Pjöngjang ist nicht Berlin

Die Antiimperialistische Plattform Berlin spendet für den sozialistischen Wohnungsbau in Pjöngjang.

Längst vorbei sind die Zeiten als die Menschen in Berlin – um nur das prominenteste Beispiel zu nennen – nach erfüllender Arbeit Ihren Rückzug in einem behaglichen und vor allem bezahlbaren Zuhause fanden. Vergessen sind all diese großen sozialen Errungenschaften, die unter Leid und Mühe von den Massen der Arbeiter erkämpft worden sind. Es war eine gerechtere Gesellschaft, deren einstiger Glanz nur noch leise zwischen den Misstönen eines verzerrten Geschichtsbildes nachhallt.

Heute herrscht in Deutschland die blanke Fratze des entfesselten Kapitalismus. Ummantelt mit dem Schein einer freiheitlichen Demokratie, die von Grundrechten spricht und doch nur das nackte Überleben meint. Grundrechte, wie zum Beispiel ein menschenwürdiger und bezahlbarer Wohnraum. In Berlin nur noch ein Traum aus besseren Tagen. Denn was schert es den Spekulanten wie der Arbeiter wohnt … Hauptsache die Rendite stimmt.

Umso wichtiger ist es uns tagtäglich in Erinnerung zu rufen, dass eine bessere Welt möglich war und vor allem möglich ist. Denn noch haben sich nicht alle Völker der Knechtschaft des Kapitals unterworfen. Noch gibt es die starken, unbeugsamen und fortschrittlichen Nationen, die das Banner der Gerechtigkeit und Solidarität hochhalten.

An vorderster Front steht dabei das ungebrochene, stolze Volk der Demokratischen Volksrepublik Korea. Hier, im Norden der koreanischen Halbinsel, ist der in Deutschland verblassende Traum lebendig. Hier noch steht der Mensch im Mittelpunkt und die Fürsorge des Staates gilt einzig seinen Bürgern.
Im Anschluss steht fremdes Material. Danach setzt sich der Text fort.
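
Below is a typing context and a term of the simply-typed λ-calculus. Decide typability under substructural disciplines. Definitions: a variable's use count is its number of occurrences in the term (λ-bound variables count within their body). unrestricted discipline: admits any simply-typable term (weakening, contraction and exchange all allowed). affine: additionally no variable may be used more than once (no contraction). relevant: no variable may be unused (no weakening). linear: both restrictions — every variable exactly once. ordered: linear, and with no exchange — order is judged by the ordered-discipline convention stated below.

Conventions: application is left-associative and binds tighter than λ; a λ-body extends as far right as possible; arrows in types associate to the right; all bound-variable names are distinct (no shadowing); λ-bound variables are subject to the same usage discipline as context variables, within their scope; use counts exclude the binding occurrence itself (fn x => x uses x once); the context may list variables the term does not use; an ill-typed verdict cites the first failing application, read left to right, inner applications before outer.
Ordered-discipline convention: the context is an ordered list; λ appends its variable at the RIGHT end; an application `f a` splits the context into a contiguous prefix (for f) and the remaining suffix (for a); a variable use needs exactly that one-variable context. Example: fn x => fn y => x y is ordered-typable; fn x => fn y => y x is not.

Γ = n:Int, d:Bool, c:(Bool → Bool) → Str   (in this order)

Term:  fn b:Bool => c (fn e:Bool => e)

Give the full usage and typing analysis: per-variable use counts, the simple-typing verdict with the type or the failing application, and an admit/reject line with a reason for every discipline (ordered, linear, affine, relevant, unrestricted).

use counts: n: 0, d: 0, c: 1, b (bound): 0, e (bound): 1
use order (left to right): c, e
typing: the term checks, with type Bool → Str
ordered ✗ (needs weakening: n, d, b unused)
linear ✗ (needs weakening: n, d, b unused)
affine ✓ (no duplicate uses among n, d, c, b, e)
relevant ✗ (needs weakening: n, d, b unused)
unrestricted ✓ (typability at Bool → Str is all that's needed)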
In der Hauptstadt der Demokratischen Volksrepublik Korea entsteht täglich neuer Wohnraum für die werktätigen Massen. Einzigartig in Ausstattung und Modernität müssen sich die Wohnungen in Pjöngjang hinter keinem westlichen Vorzeigeprojekt verstecken. Und das Wort „bezahlbar“ ist in diesem Zusammenhang gänzlich unbekannt. Denn würdevolles Wohnen ist eine Selbstverständlichkeit in der DVRK.

Viele Genossen der Antiimperialistischen Plattform Berlin kennen das Problem der Wohnungsnot und erleben die Verelendung ganzer Bezirke im Zuge ungehemmter Spekulationswut am eigenen Leib. Und nicht weniger Genossen erinnern sich gut an die Zeiten, als auch Deutschland seinen Platz unter den fortschrittlichen Völkern der Welt einnahm.

Genau aus diesen Gründen ist es uns eine Herzensangelegenheit unsere Klassenbrüder und Bundesgenossen in der Demokratischen Volksrepublik Korea bei der Verwirklichung ihres und unseres Menschheitstraums zu unterstützen.

Für den sozialistischen Wohnungsbau in der Hauptstadt Pjöngjang haben wir gesammelt. Insgesamt konnten wir die stolze Summe von 1.010,00 Euro zusammentragen, die wir am 16. August mit den besten Wünschen feierlich in der Botschaft der Demokratischen Volksrepublik Korea überreicht haben.

Unser Dank gilt allen Spendern, unseren Mitgliedern und Sympathisanten.

Stellvertretend dafür seien mit den Genossen Heinz Engelhardt (MfS Generalmajor a.D.) und Bernd Brückner (Hauptabteilung Personenschutz des Genossen Erich Honecker) zwei Menschen genannt, die das bessere Deutschland nicht nur selbst erleben, sondern auch aktiv mitgestalten durften.